Which makes it all the more ridiculous that I spent three hours this morning riding on my trainer in my basement instead of doing something outside. The reason, however, is that just as winter is supposed to seem endless, Cycle 1 of my winter BaseCamp training has also seemed endless, and the value of getting this final, monotonous workout of Cycle 1 completed far outweighed being out on the mountain.
It only took 2+ months, but I finally finished the first 4-week cycle of BaseCamp’s 16-week plan. Sciatica, which I’m still battling, sidelined me for nearly four weeks starting around Christmas. And with that much time off the bike, I essentially had to start over from square one. So that’s why finishing today’s ride meant so much—it was a long time coming.
Every time I get an injury (which has been happening way too much as I enter middle-age), it reminds me how lucky I am that when I am healthy, I can ride/ski/hike the way I do. That’s why I was so energized to get my rides in after my mulligan in which I restarted from Week 2 of my training program. My back still wasn’t 100% at the time, but it was good enough to get back on the saddle. And with the horrible snow conditions and the constant social media doom-feed reminding me of the canyon traffic, I decided that trainer riding took precedence over skiing and I should make the most of this opportunity with my improving back to “green” as many workouts as possible. (Green is the color-coding on my TrainingPeaks calendar that denotes a workout was completed to “spec”.)
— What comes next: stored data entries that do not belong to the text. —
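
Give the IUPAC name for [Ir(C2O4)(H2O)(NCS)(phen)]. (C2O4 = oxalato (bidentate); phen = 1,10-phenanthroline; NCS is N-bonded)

aquaisothiocyanatooxalato(1,10-phenanthroline)iridium(III)

There is no counter-ion, so the complex is neutral overall.
Ligand charges: 1×oxalato (-2 each), 1×1,10-phenanthroline (neutral), 1×aqua (neutral), 1×isothiocyanato (-1 each); total -3. So Ir + (-3) = 0, giving Ir = +3.
Ligands are named alphabetically: aqua before isothiocyanato before oxalato before phenanthroline.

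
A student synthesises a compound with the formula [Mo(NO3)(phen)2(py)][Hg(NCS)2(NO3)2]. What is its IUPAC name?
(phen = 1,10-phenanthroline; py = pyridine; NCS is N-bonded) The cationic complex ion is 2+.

nitratobis(1,10-phenanthroline)(pyridine)molybdenum(III) diisothiocyanatodinitratomercurate(II)

The complex cation is given as 2+; its ligand charges sum to -1, so Mo = +3.
A 1:1 salt means the anion carries the equal and opposite charge, 2−.
Anion: ligand charges sum to -4; for the ion to be 2−, Hg = +2.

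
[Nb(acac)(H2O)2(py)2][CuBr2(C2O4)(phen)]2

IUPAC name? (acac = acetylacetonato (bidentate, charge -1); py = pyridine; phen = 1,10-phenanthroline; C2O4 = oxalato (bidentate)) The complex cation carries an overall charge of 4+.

(acetylacetonato)diaquabis(pyridine)niobium(V) dibromooxalato(1,10-phenanthroline)cuprate(II)

The complex cation is given as 4+; its ligand charges sum to -1, so Nb = +5.
With 2 anions per cation, each anion must be 4/2 = 2−.
Anion: ligand charges sum to -4; for the ion to be 2−, Cu = +2.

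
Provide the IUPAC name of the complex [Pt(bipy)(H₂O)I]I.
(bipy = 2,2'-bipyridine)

The 1 iodide counter-ion carries a total charge of -1, so each complex ion is 1+.
Ligand charges: 1×aqua (neutral), 1×iodo (-1 each), 1×2,2'-bipyridine (neutral); total -1. So Pt + (-1) = 1+, giving Pt = +2.
Ligands are named alphabetically: aqua before bipyridine before iodo.

aqua(2,2'-bipyridine)iodoplatinum(II) iodide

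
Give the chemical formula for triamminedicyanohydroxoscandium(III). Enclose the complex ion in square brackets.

[Sc(CN)2(NH3)3(OH)]

Ligands: 1 hydroxo (OH, -1), 2 cyano (CN, -1), 3 ammine (NH3, neutral). Ligand charge sum = -3.
With Sc in oxidation state +3, the complex ion is [Sc...].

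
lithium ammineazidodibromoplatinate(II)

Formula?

Li[PtBr2(N3)(NH3)]

Ligands: 1 ammine (NH3, neutral), 2 bromo (Br, -1), 1 azido (N3, -1). Ligand charge sum = -3.
With Pt in oxidation state +2, the complex ion is [Pt...]^1−.
Charge balance with lithium (+1) requires 1 complex ion per 1 lithium.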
February is typically that month where I realize, “Oh shit, winter is ending.” As the days get longer and the weather warms, I realize that spring skiing is right around the corner and I need to make haste to make the most of our every diminishing winters. But this year, I have skied a grand total of TWO DAYS to this date. That is by far the lowest amount of days to this point in over 20 years—and that includes a year in which I tore my ACL on Christmas Eve—though I hardly have been concerned with my low “day count” because it doesn’t feel like we’ve even had a winter, and for most of January, I was questioning if I could ski without doubling over in pain as my sciatic nerve drops an A bomb down the back of my leg as soon as I hit a mogul wrong.
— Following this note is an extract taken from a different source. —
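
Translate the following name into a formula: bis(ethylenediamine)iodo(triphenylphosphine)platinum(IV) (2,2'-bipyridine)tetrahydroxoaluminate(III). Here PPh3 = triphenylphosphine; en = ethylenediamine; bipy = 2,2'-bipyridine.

[Pt(en)2I(PPh3)][Al(bipy)(OH)4]3

Cation [Pt…]: ligand charges -1, Pt(IV) ⇒ ion charge 3+.
Anion [Al…]: ligand charges -4, Al(III) ⇒ ion charge 1−.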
Where this is all going seems to be going is: “Appreciate what you have when you have it,” and that is a common response when something you love is taken from you, even temporarily, but I want to flip that a bit. In my time off the bike and away from the mountain, I was doing other things that were of no less value. I was finally working on my resume. I finally went through 20+ years of old photos and organized them on my server. I made some progress in the books I’m reading, and did quite a bit of writing. I did not miss out on skiing, nor did I severely inhibit my cycling fitness, by taking some time off. Instead, I got an opportunity to shift my focus to other avocations without the self-imposed shame that I “should be” doing something else. My back injury took that shame out of the equation.
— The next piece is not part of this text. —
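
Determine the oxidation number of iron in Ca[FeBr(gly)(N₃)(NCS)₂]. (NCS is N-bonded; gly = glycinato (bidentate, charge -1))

1 calcium outside the brackets (+2 each) → the complex ion is 2−.
Ligand charges: 2×NCS = -2; 1×N3 = -1; 1×gly = -1; 1×Br = -1; sum -5.
Fe + (-5) = 2− ⇒ Fe is +3.

+3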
I’m not saying I’m glad I injured my back. Trust me, I would trade in the hip-napalm in a second for this insight, but you have to take lessons when they are taught, and this experience reminded me of how it is possible that balance in our lives has to be forced on us occasionally. I am lucky enough that in my life, I have had more epic ski days than any kid who grew up skiing the icy tundra of the U.P. has a right to. I’ve tagged some pretty impressive lines, skied incredible powder, and have my fair share of suffer-fests to make for a good story. And on the bike, well let’s just say the years and years of Garmin stats prove that I can afford to take a little time out of the saddle. So I’m not going to let this disruption to my training or the lack of ski days bother me. I can’t get those days back, so there is no sense in crying about it. What I can do is look ahead and, more importantly, look to now.